According to Lt. Cmdr. Roy Hoffman, Makin Island's command chaplain and community relations program coordinator, more than 100 Sailors directly support the Navy's community service program objectives this month by making a difference in the local community including strengthening education, providing humanitarian assistance, and supporting the quality of life in the San Diego area.
"Their presence as ambassadors of goodwill for the Navy and role models to members of the community, particularly youth, and their willingness to volunteer their time is a reflection of the caliber of people we have in the Navy," said Hoffman.
Hoffman said that the Sailors who have taken part in reaching out to these schools and the community have found the impact on the one who is serving others is often as great as the impact on those who are served.
"To see the light in a child's eyes, to help clothe the homeless or feed the hungry, to cast a vision of a world where people are committed to one another's well being - these are acts which lift all of us up," said Hoffman. "In this season of giving, we all learn the deeper truth that it is more blessed to give than to receive."
Makin Island volunteers supported nearby Oak Park Elementary School and Music Conservatory on multiple days, attending a fifth grade band concert in the school's auditorium as well as a special "December Nights" concert in San Diego's Balboa Park.
Nine Makin Island Sailors also attended a special "Tempo Tuesday" assembly Dec. 18 at Oak Park that included the kindergarten students performing for parents and other invited guests.
Oak Park school officials said they invited the Makin Island Sailors to the events as a way to inspire students to work and study hard while in school.
"It's an opportunity for the kids to see how hard the Sailors work and protect them," said Reashon Villery, of the Oak Park Elementary School principal. "Letting the kids see all the Sailors in their uniforms gives these kids something to strive for."
Sailors who participated in the events at Oak Park said they enjoyed the opportunity to interact with the children and bring the Navy to the school.
"It was great to be there for the kids, they are very gifted," said Logistics Specialist 2nd Class William Kueffoua, assigned to Makin Island's supply department. "It was really nice to see all the kids so excited, it's nice to be here and show them a little support."
As part of the ship's community service efforts in December, Makin Island's Coalition of Sailors Against Destructive Decisions (CSADD) chapter also took the lead in sponsoring an "Angel Tree" gift program for 100 needy children at Willow Elementary School in neighboring San Ysidro, Calif.
CSADD members placed a Christmas tree in the crew's mess with ornaments for each child stating their name and age, so that members could pick gifts to fit each child. Gifts were distributed to the students Dec. 19 by a team of CSADD volunteers.

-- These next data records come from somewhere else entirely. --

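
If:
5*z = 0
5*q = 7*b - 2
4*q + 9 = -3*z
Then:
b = -37/28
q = -9/4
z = 0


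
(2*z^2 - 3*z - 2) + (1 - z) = 2*z^2 - 4*z - 1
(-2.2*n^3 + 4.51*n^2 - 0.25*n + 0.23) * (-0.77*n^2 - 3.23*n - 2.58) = 1.694*n^5 + 3.6333*n^4 - 8.6988*n^3 - 11.0054*n^2 - 0.0979*n - 0.5934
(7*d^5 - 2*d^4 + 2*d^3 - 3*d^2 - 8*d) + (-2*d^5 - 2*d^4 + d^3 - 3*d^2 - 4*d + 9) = 5*d^5 - 4*d^4 + 3*d^3 - 6*d^2 - 12*d + 9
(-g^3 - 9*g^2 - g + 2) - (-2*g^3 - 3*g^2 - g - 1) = g^3 - 6*g^2 + 3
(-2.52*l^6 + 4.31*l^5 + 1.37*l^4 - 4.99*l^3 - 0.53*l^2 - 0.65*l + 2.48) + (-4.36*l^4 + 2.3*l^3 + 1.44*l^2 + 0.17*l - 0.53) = -2.52*l^6 + 4.31*l^5 - 2.99*l^4 - 2.69*l^3 + 0.91*l^2 - 0.48*l + 1.95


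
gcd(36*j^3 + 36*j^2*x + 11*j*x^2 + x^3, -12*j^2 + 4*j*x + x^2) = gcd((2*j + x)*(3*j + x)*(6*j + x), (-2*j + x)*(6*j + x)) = 6*j + x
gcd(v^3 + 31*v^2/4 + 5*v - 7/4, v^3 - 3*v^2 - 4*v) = v + 1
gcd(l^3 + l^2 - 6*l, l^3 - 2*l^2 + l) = l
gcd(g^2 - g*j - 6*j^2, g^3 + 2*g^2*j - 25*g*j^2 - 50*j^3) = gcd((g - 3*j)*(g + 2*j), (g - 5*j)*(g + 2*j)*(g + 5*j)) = g + 2*j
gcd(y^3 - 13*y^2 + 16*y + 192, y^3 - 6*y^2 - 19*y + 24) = y^2 - 5*y - 24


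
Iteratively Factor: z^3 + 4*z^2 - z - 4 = (z + 4)*(z^2 - 1) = (z - 1)*(z + 4)*(z + 1)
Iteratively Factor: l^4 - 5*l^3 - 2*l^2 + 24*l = (l - 3)*(l^3 - 2*l^2 - 8*l) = (l - 3)*(l + 2)*(l^2 - 4*l) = l*(l - 3)*(l + 2)*(l - 4)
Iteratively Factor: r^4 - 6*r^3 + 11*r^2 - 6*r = (r - 3)*(r^3 - 3*r^2 + 2*r) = (r - 3)*(r - 1)*(r^2 - 2*r) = (r - 3)*(r - 2)*(r - 1)*(r)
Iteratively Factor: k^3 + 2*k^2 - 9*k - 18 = (k - 3)*(k^2 + 5*k + 6) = (k - 3)*(k + 3)*(k + 2)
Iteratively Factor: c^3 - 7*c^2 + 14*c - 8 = (c - 4)*(c^2 - 3*c + 2) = (c - 4)*(c - 1)*(c - 2)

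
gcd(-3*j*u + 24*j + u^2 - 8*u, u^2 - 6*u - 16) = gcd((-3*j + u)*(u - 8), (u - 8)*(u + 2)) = u - 8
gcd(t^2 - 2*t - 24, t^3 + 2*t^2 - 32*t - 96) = t^2 - 2*t - 24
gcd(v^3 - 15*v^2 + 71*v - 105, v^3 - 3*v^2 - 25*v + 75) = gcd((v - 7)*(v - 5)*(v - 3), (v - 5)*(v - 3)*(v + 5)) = v^2 - 8*v + 15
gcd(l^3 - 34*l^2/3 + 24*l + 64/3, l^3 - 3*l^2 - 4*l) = l - 4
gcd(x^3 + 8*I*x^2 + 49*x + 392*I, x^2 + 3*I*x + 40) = x + 8*I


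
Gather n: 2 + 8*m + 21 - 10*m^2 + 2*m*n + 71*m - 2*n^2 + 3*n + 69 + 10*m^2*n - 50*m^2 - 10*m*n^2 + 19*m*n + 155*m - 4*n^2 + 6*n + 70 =-60*m^2 + 234*m + n^2*(-10*m - 6) + n*(10*m^2 + 21*m + 9) + 162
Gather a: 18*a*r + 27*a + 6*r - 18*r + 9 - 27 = a*(18*r + 27) - 12*r - 18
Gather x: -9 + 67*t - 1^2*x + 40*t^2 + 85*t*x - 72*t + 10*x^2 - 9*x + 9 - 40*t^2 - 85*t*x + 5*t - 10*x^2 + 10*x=0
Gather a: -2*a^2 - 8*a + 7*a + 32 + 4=-2*a^2 - a + 36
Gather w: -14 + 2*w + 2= 2*w - 12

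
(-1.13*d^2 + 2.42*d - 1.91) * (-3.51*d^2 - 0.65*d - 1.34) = 3.9663*d^4 - 7.7597*d^3 + 6.6453*d^2 - 2.0013*d + 2.5594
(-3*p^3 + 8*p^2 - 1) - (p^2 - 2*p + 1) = -3*p^3 + 7*p^2 + 2*p - 2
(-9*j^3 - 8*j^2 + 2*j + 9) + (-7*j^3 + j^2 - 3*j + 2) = -16*j^3 - 7*j^2 - j + 11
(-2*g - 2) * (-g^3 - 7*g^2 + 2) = 2*g^4 + 16*g^3 + 14*g^2 - 4*g - 4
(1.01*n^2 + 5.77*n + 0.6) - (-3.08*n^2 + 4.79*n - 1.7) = 4.09*n^2 + 0.98*n + 2.3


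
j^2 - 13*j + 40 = (j - 8)*(j - 5)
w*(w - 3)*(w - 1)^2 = w^4 - 5*w^3 + 7*w^2 - 3*w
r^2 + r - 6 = (r - 2)*(r + 3)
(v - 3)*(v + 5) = v^2 + 2*v - 15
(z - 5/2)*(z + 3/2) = z^2 - z - 15/4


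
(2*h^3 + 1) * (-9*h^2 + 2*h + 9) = -18*h^5 + 4*h^4 + 18*h^3 - 9*h^2 + 2*h + 9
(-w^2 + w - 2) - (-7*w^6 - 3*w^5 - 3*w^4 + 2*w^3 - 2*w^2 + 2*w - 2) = 7*w^6 + 3*w^5 + 3*w^4 - 2*w^3 + w^2 - w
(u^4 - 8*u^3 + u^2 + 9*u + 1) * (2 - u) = -u^5 + 10*u^4 - 17*u^3 - 7*u^2 + 17*u + 2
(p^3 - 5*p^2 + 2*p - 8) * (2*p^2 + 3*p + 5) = 2*p^5 - 7*p^4 - 6*p^3 - 35*p^2 - 14*p - 40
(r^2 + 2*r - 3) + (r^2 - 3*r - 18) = 2*r^2 - r - 21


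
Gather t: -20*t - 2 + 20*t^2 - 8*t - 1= 20*t^2 - 28*t - 3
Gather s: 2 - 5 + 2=-1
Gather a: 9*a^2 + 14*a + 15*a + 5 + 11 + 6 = 9*a^2 + 29*a + 22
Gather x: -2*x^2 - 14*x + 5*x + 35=-2*x^2 - 9*x + 35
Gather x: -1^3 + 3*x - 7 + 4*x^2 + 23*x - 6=4*x^2 + 26*x - 14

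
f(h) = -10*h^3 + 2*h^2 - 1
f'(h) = -30*h^2 + 4*h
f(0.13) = -0.99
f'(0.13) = 0.01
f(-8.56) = 6417.77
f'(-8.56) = -2232.45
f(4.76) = -1034.19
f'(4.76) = -660.69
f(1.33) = -20.99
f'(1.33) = -47.75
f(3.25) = -323.16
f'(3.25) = -303.88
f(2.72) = -187.44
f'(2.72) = -211.07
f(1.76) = -49.32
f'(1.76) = -85.89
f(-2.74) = 219.72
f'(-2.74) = -236.19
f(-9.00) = 7451.00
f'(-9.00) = -2466.00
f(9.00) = -7129.00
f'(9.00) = -2394.00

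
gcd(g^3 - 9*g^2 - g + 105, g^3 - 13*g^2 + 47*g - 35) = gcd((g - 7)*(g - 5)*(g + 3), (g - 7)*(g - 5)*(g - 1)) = g^2 - 12*g + 35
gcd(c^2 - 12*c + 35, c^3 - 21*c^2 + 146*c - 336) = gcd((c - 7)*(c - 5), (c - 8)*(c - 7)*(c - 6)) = c - 7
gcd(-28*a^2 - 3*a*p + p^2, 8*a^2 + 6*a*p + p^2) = 4*a + p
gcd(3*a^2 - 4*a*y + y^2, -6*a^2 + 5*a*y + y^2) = -a + y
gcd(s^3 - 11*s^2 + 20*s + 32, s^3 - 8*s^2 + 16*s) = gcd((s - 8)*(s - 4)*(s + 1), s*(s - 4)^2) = s - 4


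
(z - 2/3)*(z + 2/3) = z^2 - 4/9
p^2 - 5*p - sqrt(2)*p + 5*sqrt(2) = (p - 5)*(p - sqrt(2))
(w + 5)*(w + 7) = w^2 + 12*w + 35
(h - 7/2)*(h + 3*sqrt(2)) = h^2 - 7*h/2 + 3*sqrt(2)*h - 21*sqrt(2)/2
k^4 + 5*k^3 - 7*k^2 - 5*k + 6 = (k - 1)^2*(k + 1)*(k + 6)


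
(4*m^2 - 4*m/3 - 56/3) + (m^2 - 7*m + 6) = 5*m^2 - 25*m/3 - 38/3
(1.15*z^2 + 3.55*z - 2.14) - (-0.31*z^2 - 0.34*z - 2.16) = 1.46*z^2 + 3.89*z + 0.02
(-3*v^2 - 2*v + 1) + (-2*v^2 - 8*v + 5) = -5*v^2 - 10*v + 6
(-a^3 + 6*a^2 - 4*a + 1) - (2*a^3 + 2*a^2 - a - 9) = -3*a^3 + 4*a^2 - 3*a + 10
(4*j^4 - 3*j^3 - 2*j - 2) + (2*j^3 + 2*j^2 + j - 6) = 4*j^4 - j^3 + 2*j^2 - j - 8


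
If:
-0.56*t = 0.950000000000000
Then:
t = -1.70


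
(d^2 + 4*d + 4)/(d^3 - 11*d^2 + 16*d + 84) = (d + 2)/(d^2 - 13*d + 42)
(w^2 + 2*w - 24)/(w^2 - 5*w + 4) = (w + 6)/(w - 1)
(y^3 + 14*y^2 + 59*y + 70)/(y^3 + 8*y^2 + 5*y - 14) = (y + 5)/(y - 1)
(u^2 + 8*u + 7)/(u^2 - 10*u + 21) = (u^2 + 8*u + 7)/(u^2 - 10*u + 21)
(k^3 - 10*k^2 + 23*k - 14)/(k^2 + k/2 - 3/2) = 2*(k^2 - 9*k + 14)/(2*k + 3)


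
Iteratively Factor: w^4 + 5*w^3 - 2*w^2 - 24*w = (w + 4)*(w^3 + w^2 - 6*w) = (w + 3)*(w + 4)*(w^2 - 2*w) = w*(w + 3)*(w + 4)*(w - 2)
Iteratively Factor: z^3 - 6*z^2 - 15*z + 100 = (z + 4)*(z^2 - 10*z + 25) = (z - 5)*(z + 4)*(z - 5)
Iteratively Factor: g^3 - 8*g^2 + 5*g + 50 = (g - 5)*(g^2 - 3*g - 10) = (g - 5)^2*(g + 2)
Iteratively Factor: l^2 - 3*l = (l - 3)*(l)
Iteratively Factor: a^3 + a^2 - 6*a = (a + 3)*(a^2 - 2*a) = a*(a + 3)*(a - 2)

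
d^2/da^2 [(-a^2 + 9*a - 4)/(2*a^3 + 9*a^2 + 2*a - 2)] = 2*(-4*a^6 + 108*a^5 + 402*a^4 + 107*a^3 - 858*a^2 + 222*a - 56)/(8*a^9 + 108*a^8 + 510*a^7 + 921*a^6 + 294*a^5 - 426*a^4 - 184*a^3 + 84*a^2 + 24*a - 8)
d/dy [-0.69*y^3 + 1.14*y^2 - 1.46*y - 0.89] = -2.07*y^2 + 2.28*y - 1.46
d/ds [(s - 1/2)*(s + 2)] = 2*s + 3/2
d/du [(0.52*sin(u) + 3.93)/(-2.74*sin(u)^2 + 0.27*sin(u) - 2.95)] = (1.4248*sin(u)^2 + 21.5364*sin(u) - 2.5951)*cos(u)/(7.5076*sin(u)^4 - 1.4796*sin(u)^3 + 16.2389*sin(u)^2 - 1.593*sin(u) + 8.7025)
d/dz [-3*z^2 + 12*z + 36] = 12 - 6*z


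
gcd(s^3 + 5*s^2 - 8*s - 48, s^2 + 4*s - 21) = s - 3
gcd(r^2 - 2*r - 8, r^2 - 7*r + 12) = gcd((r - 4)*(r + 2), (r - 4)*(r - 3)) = r - 4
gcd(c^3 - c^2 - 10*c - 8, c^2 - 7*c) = 1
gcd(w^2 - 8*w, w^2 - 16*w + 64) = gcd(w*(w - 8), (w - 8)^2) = w - 8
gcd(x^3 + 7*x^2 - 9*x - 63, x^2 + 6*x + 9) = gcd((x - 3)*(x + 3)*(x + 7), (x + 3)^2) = x + 3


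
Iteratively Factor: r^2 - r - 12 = (r + 3)*(r - 4)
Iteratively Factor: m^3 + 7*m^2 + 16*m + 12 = (m + 2)*(m^2 + 5*m + 6) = (m + 2)*(m + 3)*(m + 2)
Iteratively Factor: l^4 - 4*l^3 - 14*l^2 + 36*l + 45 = (l + 1)*(l^3 - 5*l^2 - 9*l + 45) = (l - 5)*(l + 1)*(l^2 - 9) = (l - 5)*(l + 1)*(l + 3)*(l - 3)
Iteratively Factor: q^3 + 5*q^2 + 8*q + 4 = (q + 2)*(q^2 + 3*q + 2) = (q + 1)*(q + 2)*(q + 2)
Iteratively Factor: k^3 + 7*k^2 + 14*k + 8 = (k + 1)*(k^2 + 6*k + 8) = (k + 1)*(k + 2)*(k + 4)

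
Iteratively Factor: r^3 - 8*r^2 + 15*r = (r - 3)*(r^2 - 5*r) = r*(r - 3)*(r - 5)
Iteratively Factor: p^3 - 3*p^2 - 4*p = (p)*(p^2 - 3*p - 4) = p*(p + 1)*(p - 4)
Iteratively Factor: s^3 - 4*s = (s - 2)*(s^2 + 2*s) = (s - 2)*(s + 2)*(s)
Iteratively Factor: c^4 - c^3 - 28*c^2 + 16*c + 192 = (c + 4)*(c^3 - 5*c^2 - 8*c + 48) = (c - 4)*(c + 4)*(c^2 - c - 12) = (c - 4)^2*(c + 4)*(c + 3)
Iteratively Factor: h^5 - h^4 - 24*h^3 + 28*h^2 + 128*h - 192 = (h - 2)*(h^4 + h^3 - 22*h^2 - 16*h + 96) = (h - 2)*(h + 4)*(h^3 - 3*h^2 - 10*h + 24) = (h - 4)*(h - 2)*(h + 4)*(h^2 + h - 6) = (h - 4)*(h - 2)*(h + 3)*(h + 4)*(h - 2)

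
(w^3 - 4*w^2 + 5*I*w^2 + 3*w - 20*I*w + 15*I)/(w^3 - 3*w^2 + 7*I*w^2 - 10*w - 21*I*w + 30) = (w - 1)/(w + 2*I)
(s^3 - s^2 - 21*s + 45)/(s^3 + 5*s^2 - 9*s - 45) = (s - 3)/(s + 3)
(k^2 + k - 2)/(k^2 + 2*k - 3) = (k + 2)/(k + 3)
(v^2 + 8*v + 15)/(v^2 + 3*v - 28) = (v^2 + 8*v + 15)/(v^2 + 3*v - 28)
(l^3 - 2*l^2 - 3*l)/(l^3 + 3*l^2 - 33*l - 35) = l*(l - 3)/(l^2 + 2*l - 35)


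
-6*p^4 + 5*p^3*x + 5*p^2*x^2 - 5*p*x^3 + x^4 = (-3*p + x)*(-2*p + x)*(-p + x)*(p + x)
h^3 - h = h*(h - 1)*(h + 1)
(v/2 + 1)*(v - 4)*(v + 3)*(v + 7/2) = v^4/2 + 9*v^3/4 - 21*v^2/4 - 73*v/2 - 42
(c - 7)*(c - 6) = c^2 - 13*c + 42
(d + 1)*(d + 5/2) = d^2 + 7*d/2 + 5/2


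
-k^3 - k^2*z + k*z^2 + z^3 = (-k + z)*(k + z)^2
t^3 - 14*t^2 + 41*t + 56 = (t - 8)*(t - 7)*(t + 1)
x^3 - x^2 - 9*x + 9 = (x - 3)*(x - 1)*(x + 3)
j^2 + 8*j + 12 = (j + 2)*(j + 6)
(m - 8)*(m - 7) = m^2 - 15*m + 56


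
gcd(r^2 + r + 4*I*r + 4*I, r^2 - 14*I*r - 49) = 1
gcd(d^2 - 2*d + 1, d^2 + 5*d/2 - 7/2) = d - 1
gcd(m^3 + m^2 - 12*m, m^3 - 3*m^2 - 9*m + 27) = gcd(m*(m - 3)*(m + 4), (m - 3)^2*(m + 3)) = m - 3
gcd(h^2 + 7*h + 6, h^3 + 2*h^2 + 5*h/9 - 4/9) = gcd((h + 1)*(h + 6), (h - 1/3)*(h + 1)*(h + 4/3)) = h + 1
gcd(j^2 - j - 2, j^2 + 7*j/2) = 1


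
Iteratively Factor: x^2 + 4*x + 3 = (x + 3)*(x + 1)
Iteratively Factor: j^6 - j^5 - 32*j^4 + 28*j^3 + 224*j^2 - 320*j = (j - 5)*(j^5 + 4*j^4 - 12*j^3 - 32*j^2 + 64*j) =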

"Passing out all the gifts to the kids was magical," said Seaman Andrew Breunig, a CSADD member assigned to Makin Island's deck department. "Many of them ran to the stage with big smiles and the look in their eyes was priceless. Being able to help the kids have a good Christmas was great; it's always good to give back to community.
Earlier in the month, members of Makin Island's First Class Petty Officers Association (FCPOA) joined other military and local volunteers Dec. 16 to help distribute 3,000 presents to needy families at Cajon Valley Middle School in the San Diego suburb of El Cajon, Calif., as part of the Christmas for Kids program.
"It feels so good to see the smiles on the faces of the children when they walk away with a present," said Ship's Serviceman 1st Class Chequera Sullivan, the FCPOA member who coordinated the ship's participation in the program. "This is exactly the kind of impact we in the First Class Association want to have on the community."
Leadership at all levels on board Makin Island works to inspire Sailors to strive for excellence and continuous improvement. The ship's commitment to schools in the local area, as well as other initiatives that seek to improve people's lives, is a key component of the command philosophy.
Makin Island recently returned from a seven-month deployment and was the first U.S. Navy ship to deploy using a hybrid-electric propulsion system. By using this unique propulsion system, the ship saved over $15 million in fuel costs and the Navy expects to see fuel cost savings of more than $250 million, over the course of the ship's lifecycle. Lessons learned during Makin Island's maiden deployment prove the Navy's commitment to energy awareness and conservation and will positively influence future ship designs for several decades.
This initiative is one of many throughout the Navy and Marine Corps that will enable the Department of the Navy to achieve the Secretary of the Navy's energy goals to improve our energy security and efficiency afloat and ashore, increase our energy independence and help lead the nation toward a clean energy economy.